Tip#13: Use char and varchar columns data type, instead of nchar/nvarchar data type

Use char/varchar columns data type, instead of nchar/nvarchar data type if we do not need to store Unicode data. The char/varchar data value uses only one byte to store one character; whereas the nchar/nvarchar value uses two bytes to store one character, so the char/varchar columns use two times less space to store data as compared to nchar/nvarchar data columns.

Tip#14: Know when to use correlated subqueries and when to use non-correlated subqueries

When writing a sub-query (a SELECT statement within the WHERE or HAVING clause of another SQL statement), try to use a correlated (refers to at least one value from the outer query) sub-query when the return is relatively small and/or other criteria are efficient i.e. if the tables within the sub-query have efficient indexes. Moreover, use non-correlated (does not refer to the outer query) sub-query when dealing with large tables from which you expect a large return (many rows) and/or if the tables within the sub-query do not have efficient indexes. Also, ensure that multiple sub-queries are in the most efficient order. Finally, remember that rewriting a sub-query as a join can sometimes increase efficiency.

Tip#15: Use stored procedures instead of heavy-duty queries

Always prefer stored procedures against T-SQL patches. This is because the code within a stored procedure is executed as a single unit or batch. The benefit of this is that the network traffic is greatly reduced, as several T-SQL statements contained in the stored procedure are not required to travel through the network individually. Only the name of the stored procedure and its parameters are transmitted over the network. Moreover, SQL Server always caches a stored procedure execution plan in an area of SQL Server memory called procedure cache, and it is likely to remain in the procedure cache (provided there is enough memory available, or not executed with WITH RECOMPILE option) and be reused, while ad hoc SQL plans created when running ad hoc T-SQL statements might or might not be stored in the procedure cache. Therefore, SQL Server does not retrieve and reload the stored procedure from disk and nor does it parse, optimize, and compile the stored procedure each time it runs.

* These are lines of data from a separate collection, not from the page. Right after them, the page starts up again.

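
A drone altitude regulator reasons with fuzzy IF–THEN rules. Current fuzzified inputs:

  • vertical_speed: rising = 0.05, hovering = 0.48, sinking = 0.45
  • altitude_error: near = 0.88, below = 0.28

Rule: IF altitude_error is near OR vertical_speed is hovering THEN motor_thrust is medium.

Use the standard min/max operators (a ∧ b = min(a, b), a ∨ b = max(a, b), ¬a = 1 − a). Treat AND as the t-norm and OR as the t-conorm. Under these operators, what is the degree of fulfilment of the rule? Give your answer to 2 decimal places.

0.88

firing strength: near=0.88, hovering=0.48; OR[max(a, b)] → w = 0.88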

Tip#16: Use TRUNCATE TABLE instead of DELETE statement

Instead of using DELETE statement, try using TRUNCATE TABLE statement to remove all rows from a table. TRUNCATE TABLE statement is much faster when compared to the DELETE statement, without WHERE clause, because it uses fewer system and database transaction log resources. This is due to the fact that unlike DELETE statement, when you run TRUNACT TABLE statement, SQL Server does not log individual row deletions in a transaction log. Instead, SQL Server just logs page de-allocations that occur as a result of this operation.

Tip#17: Keep Transactions Small

Keep your transactions as short as possible because running several large transactions simultaneously increases the likelihood of a deadlock. If possible, breakdown the one large transaction in to several small transactions and then execute these transactions in batches. This is because exclusive or update locks are held longer for large transactions, which eventually block other activities and leads to possible deadlock situations. Executing the large transaction in batches will help to minimize the network round trips during the transaction, reducing the possible delays in completing the transaction and releasing the locks.

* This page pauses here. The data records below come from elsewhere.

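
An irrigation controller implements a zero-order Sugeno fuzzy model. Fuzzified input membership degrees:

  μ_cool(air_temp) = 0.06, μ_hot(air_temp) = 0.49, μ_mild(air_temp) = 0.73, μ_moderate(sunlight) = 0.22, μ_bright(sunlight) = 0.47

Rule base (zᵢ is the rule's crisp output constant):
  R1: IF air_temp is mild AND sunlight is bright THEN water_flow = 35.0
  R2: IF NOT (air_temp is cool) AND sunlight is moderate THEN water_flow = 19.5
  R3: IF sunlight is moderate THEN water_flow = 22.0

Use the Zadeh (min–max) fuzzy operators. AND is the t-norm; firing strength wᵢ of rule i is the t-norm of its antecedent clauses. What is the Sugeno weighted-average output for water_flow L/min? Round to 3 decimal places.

28.110

R1 (z=35.0): mild=0.73, bright=0.47; AND[min(a, b)] → w = 0.47
R2 (z=19.5): ¬cool=1−0.06=0.94, moderate=0.22; AND[min(a, b)] → w = 0.22
R3 (z=22.0): moderate=0.22 → w = 0.22
Weighted average = (0.47·35.0 + 0.22·19.5 + 0.22·22.0) / (0.47 + 0.22 + 0.22)
  = 25.5800 / 0.9100 = 28.110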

Tip#18: Reduce Transactions Time

Reduce the transaction time by making sure that you are not performing the same reads over and over again. If your application needs to read the same data more than once, then cache the data into variables, temporary tables or table variables. You can then reread the data from cache. This will help to reduce the lock time on actual resource. We can also reduce lock time by making sure that our application grabs the locks at the latest possible moment and release it at its earliest time.

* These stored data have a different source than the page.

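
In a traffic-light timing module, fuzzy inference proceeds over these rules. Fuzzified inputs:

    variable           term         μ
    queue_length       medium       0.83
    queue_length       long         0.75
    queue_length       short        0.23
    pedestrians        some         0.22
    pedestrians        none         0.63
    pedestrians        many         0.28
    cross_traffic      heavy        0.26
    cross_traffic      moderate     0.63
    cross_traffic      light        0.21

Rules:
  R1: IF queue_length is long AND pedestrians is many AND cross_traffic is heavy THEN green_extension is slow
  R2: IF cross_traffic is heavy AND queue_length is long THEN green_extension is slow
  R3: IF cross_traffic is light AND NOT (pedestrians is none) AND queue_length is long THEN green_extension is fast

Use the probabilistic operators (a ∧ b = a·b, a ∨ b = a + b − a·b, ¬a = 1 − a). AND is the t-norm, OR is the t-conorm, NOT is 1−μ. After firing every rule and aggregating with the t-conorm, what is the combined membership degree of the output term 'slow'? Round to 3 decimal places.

R1: long=0.75, many=0.28, heavy=0.26; AND[a·b] → w = 0.0546
R2: heavy=0.26, long=0.75; AND[a·b] → w = 0.1950
R3: light=0.21, ¬none=1−0.63=0.37, long=0.75; AND[a·b] → w = 0.0583
Rules with consequent 'slow': {R1, R2} → strengths 0.0546, 0.1950
Aggregate via t-conorm [a + b − a·b]: 0.2390

0.239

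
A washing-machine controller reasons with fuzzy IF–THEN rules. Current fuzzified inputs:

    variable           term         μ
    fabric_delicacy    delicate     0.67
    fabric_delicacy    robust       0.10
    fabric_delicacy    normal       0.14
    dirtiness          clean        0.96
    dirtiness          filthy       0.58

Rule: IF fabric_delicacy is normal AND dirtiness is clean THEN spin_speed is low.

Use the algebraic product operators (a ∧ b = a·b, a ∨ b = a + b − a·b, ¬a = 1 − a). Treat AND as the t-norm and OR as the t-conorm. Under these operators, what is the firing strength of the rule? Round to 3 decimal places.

0.134

firing strength: normal=0.14, clean=0.96; AND[a·b] → w = 0.1344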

Tip#19: Avoid cursors, where possible

Avoid cursors as much as possible. Instead, use a set-based approach to updating or inserting data from one table to another. This is because; the same locking rules will apply to a SELECT statement in a cursor definition that applies to another SELECT statement. When using cursors, ensure you have the correct isolation level or locking hint specified for your cursor SELECT statement. That’s because SQL Server holds the locks for both SELECT statements within a cursor and the independent SELECT statement until both transactions is completed (This only applies if SQL Server is running in explicit or implicit transaction mode).

Tip#20: Choose right data types for your tables, stored procedures, and variables

A data type determines the type of data that can be stored in a database table column. When you create a table, you must decide on the data type to be used for?the column definitions. You can also use data types to define variables and store procedure input and output parameters. You must select a data type for each column or variable appropriate for the data stored in that column or variable. In addition, you must consider storage requirements and choose data types that allow for efficient storage. For example, you should always use tinyint instead of smallint, int, or bigint if you want to store whole positive integers between 0 and 255. This is because tinyint is a fixed 1-byte field, whereas smallint is 2 bytes, int is 4 bytes, and bigint is a fixed 8-byte field. Similarly, use char/varchar columns data type, instead of nchar/nvarchar data type if you do not need to store Unicode data. This is because char/varchar use one byte to store one character, whereas nchar/nvarchar uses two bytes to store one character.

Choosing the right data types for your tables, stored procedures, and variables?not only improves performance by ensuring a correct execution plan, but it also improves data integrity by ensuring that the correct data is stored within a database. For example, if you use a datetime data type for a column of dates, then only valid dates will be stored in this column. However, if you use a character or numeric?data type for the column, then eventually, someone will be able to store any type of character or numeric data value in the column that does not represent a date.